Tunaja Riley, a barista for a year, was quoted in the release as stating: “I voted to join the union because for too long Starbucks has not taken their partners’ health concerns seriously. Starbucks Workers United members are fighting to make Starbucks a safer workplace where we have a say in our working conditions.”

The store is the first in Scranton area and the 45th store in Pennsylvania to unionize, according to the union. It is the second in the Scranton/Wilkes-Barre metropolitan area to have workers unionize. In the spring, employees at the Kidder Street store in Wilkes-Barre voted 15-1 to join Starbucks Workers United.

A Starbucks spokesperson provided the following statement in response to the Dickson City election: “At Starbucks, our success starts and ends with our partners (employees). We respect our partners right to choose, through a fair and democratic process, to be represented by a union or not to be represented by a union, and will continue to work together to make Starbucks the best job in retail.”

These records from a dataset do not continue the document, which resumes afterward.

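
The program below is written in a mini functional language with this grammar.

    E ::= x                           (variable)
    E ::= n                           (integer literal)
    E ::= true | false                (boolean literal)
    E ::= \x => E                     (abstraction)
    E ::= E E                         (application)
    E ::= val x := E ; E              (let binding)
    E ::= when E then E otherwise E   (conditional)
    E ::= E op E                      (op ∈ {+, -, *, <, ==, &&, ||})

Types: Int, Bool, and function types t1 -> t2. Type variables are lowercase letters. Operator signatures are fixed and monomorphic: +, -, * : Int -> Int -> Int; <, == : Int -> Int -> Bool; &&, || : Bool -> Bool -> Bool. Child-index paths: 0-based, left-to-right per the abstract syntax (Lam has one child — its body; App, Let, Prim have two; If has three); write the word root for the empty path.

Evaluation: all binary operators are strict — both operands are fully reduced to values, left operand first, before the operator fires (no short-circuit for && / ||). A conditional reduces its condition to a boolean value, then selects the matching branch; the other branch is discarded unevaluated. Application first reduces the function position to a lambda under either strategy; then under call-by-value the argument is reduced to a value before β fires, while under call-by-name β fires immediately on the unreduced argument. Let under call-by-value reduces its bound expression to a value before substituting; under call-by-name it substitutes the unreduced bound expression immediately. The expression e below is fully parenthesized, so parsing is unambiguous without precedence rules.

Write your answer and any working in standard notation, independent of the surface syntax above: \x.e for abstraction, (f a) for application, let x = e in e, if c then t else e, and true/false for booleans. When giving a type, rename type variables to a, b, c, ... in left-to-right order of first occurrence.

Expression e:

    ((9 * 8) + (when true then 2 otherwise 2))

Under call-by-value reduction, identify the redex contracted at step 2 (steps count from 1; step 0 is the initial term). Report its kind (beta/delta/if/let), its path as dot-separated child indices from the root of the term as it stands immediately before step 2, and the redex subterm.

Derivation:
step 0: ((9 * 8) + (if true then 2 else 2))
step 1: [delta@0] (72 + (if true then 2 else 2))
step 2: [if@1] (72 + 2)

Answer: if at 1 : (if true then 2 else 2)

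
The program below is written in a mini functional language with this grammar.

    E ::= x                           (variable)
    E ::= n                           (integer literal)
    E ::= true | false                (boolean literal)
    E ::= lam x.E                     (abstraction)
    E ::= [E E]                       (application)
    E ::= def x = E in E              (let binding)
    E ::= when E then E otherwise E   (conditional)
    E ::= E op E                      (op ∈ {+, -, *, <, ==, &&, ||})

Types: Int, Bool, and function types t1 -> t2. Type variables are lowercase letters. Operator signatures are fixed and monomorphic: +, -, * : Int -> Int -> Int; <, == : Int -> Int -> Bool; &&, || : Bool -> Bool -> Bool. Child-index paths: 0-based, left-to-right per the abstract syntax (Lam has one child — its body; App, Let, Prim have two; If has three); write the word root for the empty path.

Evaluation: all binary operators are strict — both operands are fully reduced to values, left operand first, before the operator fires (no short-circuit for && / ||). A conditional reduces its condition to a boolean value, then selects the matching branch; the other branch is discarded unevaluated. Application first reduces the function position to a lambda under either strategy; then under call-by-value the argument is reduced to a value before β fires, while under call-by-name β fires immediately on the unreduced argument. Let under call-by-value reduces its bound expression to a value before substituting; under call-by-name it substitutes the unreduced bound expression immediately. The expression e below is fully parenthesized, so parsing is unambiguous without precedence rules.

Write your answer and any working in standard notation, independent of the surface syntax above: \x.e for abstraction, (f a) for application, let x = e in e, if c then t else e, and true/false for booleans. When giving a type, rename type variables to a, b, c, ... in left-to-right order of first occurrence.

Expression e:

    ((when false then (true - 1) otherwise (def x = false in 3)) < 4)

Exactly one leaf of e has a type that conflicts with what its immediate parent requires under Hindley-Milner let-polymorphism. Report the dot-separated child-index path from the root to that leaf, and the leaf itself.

Answer: 0.1.0 : true

Working:
  unify Bool ~ Bool
  unify Bool ~ Int
  FAIL: mismatch Bool ~ Int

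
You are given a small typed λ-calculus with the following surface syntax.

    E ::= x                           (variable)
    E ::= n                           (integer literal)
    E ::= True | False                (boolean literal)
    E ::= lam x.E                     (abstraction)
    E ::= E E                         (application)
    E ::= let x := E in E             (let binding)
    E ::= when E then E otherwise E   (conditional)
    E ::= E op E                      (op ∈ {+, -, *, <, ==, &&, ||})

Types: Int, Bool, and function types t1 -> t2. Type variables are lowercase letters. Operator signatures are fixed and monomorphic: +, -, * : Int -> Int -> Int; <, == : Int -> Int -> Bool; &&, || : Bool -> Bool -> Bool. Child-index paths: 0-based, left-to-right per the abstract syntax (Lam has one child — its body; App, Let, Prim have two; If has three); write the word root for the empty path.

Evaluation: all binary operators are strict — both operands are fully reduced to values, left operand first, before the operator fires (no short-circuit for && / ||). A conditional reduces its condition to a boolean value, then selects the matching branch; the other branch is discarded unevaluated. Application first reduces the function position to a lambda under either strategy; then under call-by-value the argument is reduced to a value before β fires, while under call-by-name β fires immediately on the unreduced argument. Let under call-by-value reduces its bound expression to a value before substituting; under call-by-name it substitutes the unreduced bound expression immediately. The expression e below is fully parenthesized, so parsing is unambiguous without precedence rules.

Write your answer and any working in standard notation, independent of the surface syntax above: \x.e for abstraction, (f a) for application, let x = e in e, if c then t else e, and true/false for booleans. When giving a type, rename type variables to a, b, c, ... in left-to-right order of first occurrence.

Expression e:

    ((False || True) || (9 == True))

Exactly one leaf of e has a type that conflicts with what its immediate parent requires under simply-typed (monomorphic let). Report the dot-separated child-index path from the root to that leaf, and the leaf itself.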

The vote comes as Starbucks and Workers United’s fight for fair contracts has made headlines across the country. In December, the union held a strike that closed 59 stores across the country, according to The Associated Press. Workers protested a lack of progress in contract negotiations with the company.

Ahead of a Starbucks shareholders meeting in March, baristas organized more than 100 actions across the country, including strikes, community support actions called “sip-ins” and rallies. In April, baristas at dozens of locations held a work stoppage to call out the coffee giant for allegedly using union busting tactics.

At actions in Chicago and Pittsburgh, 16 people were arrested after engaging in peaceful civil disobedience. At another strike earlier this year in Brooklyn, union baristas walked out alongside elected officials and community allies, several of whom were arrested for engaging in peaceful civil disobedience to protest what they alleged was Starbucks’ failure to bargain with workers over the closure or heed their demands to finalize fair contracts.

Last month, more than 2,000 Starbucks baristas at 120 stores across the country went on strike to protest new limits Starbucks put on what  baristas can wear under their green aprons. The dress code requires employees at company-operated and -licensed stores in the United States and Canada to wear a solid black shirt and khaki, black or blue denim bottoms. Baristas could wear a broader range of dark colors and patterned shirts under the previous dress code.